Documents suggest effort to boost prices by cutting refinery output
Associated Press Friday, June 15, 2001
WASHINGTON, D.C. -- Even as the Bush administration cites a lack of refineries as a cause of energy shortages, oil industry documents show that five years ago companies sought ways to cut refinery output to raise profits.
The internal memos involving several major oil companies were released Thursday by Sen. Ron Wyden, D-Ore., whose office obtained them from a whistleblower. He said the materials did not necessarily reflect any illegal activities but said some of them "sure look very anticompetitive."
In response, Red Cavaney, the president of an industry trade group, said: "This finger pointing six years into the past serves no useful purpose."

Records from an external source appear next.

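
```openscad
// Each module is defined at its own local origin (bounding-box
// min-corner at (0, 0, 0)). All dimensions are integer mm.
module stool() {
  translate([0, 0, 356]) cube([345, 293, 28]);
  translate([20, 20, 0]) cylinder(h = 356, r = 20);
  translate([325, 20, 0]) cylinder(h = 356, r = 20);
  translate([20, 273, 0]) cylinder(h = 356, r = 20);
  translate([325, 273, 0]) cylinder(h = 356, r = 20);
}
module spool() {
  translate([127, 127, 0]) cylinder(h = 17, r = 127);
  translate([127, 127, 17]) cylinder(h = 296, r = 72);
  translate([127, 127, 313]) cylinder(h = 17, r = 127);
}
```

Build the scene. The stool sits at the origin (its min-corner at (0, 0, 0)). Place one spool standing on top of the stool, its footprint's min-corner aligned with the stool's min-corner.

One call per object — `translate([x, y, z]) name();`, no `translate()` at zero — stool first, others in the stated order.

stool();
translate([0, 0, 384]) spool();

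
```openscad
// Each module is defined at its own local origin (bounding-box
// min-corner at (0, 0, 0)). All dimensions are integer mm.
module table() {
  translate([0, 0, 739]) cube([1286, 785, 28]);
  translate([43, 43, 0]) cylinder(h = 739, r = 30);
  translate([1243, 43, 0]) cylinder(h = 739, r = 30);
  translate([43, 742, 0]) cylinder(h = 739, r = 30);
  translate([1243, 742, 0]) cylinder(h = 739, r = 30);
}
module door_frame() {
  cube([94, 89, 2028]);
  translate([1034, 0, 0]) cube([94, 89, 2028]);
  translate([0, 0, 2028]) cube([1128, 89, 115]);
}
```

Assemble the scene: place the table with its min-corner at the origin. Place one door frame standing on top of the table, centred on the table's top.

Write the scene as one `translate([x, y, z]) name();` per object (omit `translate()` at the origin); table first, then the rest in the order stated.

table();
translate([79, 348, 767]) door_frame();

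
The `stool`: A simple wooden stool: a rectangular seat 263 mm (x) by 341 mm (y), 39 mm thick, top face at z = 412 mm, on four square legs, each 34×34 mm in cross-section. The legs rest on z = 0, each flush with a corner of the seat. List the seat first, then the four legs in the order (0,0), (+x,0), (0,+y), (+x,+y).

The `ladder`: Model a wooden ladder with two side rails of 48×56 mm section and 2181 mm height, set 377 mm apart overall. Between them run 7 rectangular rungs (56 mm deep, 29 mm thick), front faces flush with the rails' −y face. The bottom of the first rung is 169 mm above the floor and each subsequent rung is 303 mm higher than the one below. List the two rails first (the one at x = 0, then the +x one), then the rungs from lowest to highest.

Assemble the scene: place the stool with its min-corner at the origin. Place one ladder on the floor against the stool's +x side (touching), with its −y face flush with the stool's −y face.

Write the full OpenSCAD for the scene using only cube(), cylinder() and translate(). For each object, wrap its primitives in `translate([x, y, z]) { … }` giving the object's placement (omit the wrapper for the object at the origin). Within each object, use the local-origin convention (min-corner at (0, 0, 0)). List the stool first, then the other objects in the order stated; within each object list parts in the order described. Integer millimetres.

translate([0, 0, 373]) cube([263, 341, 39]);
cube([34, 34, 373]);
translate([229, 0, 0]) cube([34, 34, 373]);
translate([0, 307, 0]) cube([34, 34, 373]);
translate([229, 307, 0]) cube([34, 34, 373]);
translate([263, 0, 0]) {
  cube([48, 56, 2181]);
  translate([329, 0, 0]) cube([48, 56, 2181]);
  translate([48, 0, 169]) cube([281, 56, 29]);
  translate([48, 0, 472]) cube([281, 56, 29]);
  translate([48, 0, 775]) cube([281, 56, 29]);
  translate([48, 0, 1078]) cube([281, 56, 29]);
  translate([48, 0, 1381]) cube([281, 56, 29]);
  translate([48, 0, 1684]) cube([281, 56, 29]);
  translate([48, 0, 1987]) cube([281, 56, 29]);
}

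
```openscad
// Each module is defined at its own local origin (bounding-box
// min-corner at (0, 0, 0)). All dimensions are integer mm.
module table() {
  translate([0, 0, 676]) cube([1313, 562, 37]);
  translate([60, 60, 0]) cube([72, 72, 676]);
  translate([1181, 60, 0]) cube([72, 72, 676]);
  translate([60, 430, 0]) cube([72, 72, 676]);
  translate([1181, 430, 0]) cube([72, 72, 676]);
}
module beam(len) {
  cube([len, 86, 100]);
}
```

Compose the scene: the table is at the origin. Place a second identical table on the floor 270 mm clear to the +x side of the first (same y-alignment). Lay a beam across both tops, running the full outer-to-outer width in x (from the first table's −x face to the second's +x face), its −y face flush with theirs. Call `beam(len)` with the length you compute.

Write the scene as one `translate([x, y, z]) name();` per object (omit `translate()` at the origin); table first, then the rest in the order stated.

table();
translate([1583, 0, 0]) table();
translate([0, 0, 713]) beam(2896);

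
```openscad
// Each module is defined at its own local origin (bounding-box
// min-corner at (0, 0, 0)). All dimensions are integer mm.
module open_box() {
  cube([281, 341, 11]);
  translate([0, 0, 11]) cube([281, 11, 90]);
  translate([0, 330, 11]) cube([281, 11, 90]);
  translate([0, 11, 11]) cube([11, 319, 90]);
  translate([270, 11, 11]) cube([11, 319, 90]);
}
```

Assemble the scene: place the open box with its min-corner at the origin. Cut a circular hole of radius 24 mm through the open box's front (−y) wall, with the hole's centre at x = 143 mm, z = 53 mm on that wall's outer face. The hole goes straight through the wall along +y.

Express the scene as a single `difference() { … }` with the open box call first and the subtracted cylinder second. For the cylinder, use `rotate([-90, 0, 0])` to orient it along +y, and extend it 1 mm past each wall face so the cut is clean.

difference() {
  open_box();
  translate([143, -1, 53]) rotate([-90, 0, 0]) cylinder(h = 13, r = 24);
}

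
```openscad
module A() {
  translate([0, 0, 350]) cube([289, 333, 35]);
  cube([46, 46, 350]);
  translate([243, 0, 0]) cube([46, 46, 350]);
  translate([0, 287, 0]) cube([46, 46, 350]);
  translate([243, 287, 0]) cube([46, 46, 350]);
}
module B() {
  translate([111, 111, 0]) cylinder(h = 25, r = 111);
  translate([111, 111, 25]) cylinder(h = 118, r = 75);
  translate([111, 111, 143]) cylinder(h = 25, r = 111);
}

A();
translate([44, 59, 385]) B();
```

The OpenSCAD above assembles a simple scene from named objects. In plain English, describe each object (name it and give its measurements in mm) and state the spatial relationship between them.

A is a four-legged stool. The seat is a 289×333×35 mm slab whose top surface is at z = 385 mm; four square legs, each 46×46 mm in cross-section, run from the floor (z = 0) to the underside of the seat, each flush with a corner of the seat.

B is a spool: two coaxial disc flanges of radius 111 mm and thickness 25 mm, joined by a core cylinder of radius 75 mm and height 118 mm. The lower flange rests on z = 0 and the three cylinders share a vertical axis.

The spool is on top of the stool.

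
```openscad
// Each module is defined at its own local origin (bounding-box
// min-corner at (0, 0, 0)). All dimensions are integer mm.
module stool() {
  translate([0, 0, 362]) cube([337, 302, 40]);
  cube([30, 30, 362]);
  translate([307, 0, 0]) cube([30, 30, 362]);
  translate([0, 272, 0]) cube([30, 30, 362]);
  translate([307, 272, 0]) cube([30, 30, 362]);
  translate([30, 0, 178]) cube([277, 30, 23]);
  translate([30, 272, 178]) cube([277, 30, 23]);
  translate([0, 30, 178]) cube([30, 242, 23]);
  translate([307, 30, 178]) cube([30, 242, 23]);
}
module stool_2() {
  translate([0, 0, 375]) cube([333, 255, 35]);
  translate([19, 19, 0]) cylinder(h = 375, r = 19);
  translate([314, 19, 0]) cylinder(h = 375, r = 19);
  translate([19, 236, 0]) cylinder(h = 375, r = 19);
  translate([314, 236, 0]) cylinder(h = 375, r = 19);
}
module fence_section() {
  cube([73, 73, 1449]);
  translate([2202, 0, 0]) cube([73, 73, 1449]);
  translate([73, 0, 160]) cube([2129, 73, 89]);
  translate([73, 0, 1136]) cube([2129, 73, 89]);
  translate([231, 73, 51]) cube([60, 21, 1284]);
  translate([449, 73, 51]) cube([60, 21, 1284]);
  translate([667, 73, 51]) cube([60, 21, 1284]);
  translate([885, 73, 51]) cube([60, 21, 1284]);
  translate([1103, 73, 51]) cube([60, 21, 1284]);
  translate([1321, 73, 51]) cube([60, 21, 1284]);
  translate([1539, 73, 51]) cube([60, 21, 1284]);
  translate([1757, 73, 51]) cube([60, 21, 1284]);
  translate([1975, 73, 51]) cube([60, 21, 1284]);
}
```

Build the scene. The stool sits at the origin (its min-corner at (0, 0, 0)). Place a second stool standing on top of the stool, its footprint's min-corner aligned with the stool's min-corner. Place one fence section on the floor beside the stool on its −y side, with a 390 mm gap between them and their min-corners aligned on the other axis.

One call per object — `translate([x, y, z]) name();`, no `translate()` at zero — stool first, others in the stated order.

stool();
translate([0, 0, 402]) stool_2();
translate([0, -484, 0]) fence_section();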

Wyden was turning the material over to the Governmental Affairs Committee, which plans hearings on oil industry practices and energy prices.
Xerox drops small-office
ROCHESTER, N.Y. -- Xerox Corp. is exiting the small-office equipment business, which accounts for 3 percent of revenue but is draining profits, and cutting up to 1,050 jobs in the Rochester region and in Ireland.
The move is intended to help the No. 1 copier company steer clear of steep financial losses without abandoning its core businesses in the office-printing industry. The job cuts represent about 1.2 percent of its work force.
Xerox, based in Stamford, Conn., said Thursday it will discontinue its line of low-cost personal copiers, inkjet printers and multifunction machines sold primarily through retailers. It will, however, still provide service and supplies to its existing customers.
Heightened competition from rivals led by Hewlett-Packard Co., accompanied by a slowdown in projected sales of home computers and inkjet printers in the United States, makes the so-called small-office, home-office business "a far less attractive opportunity," said Anne Mulcahy, Xerox's president and chief operating officer.
Xerox also is closing inkjet printer operations at its flagship Irish plant in Dundalk, a move that could cost another 350 jobs.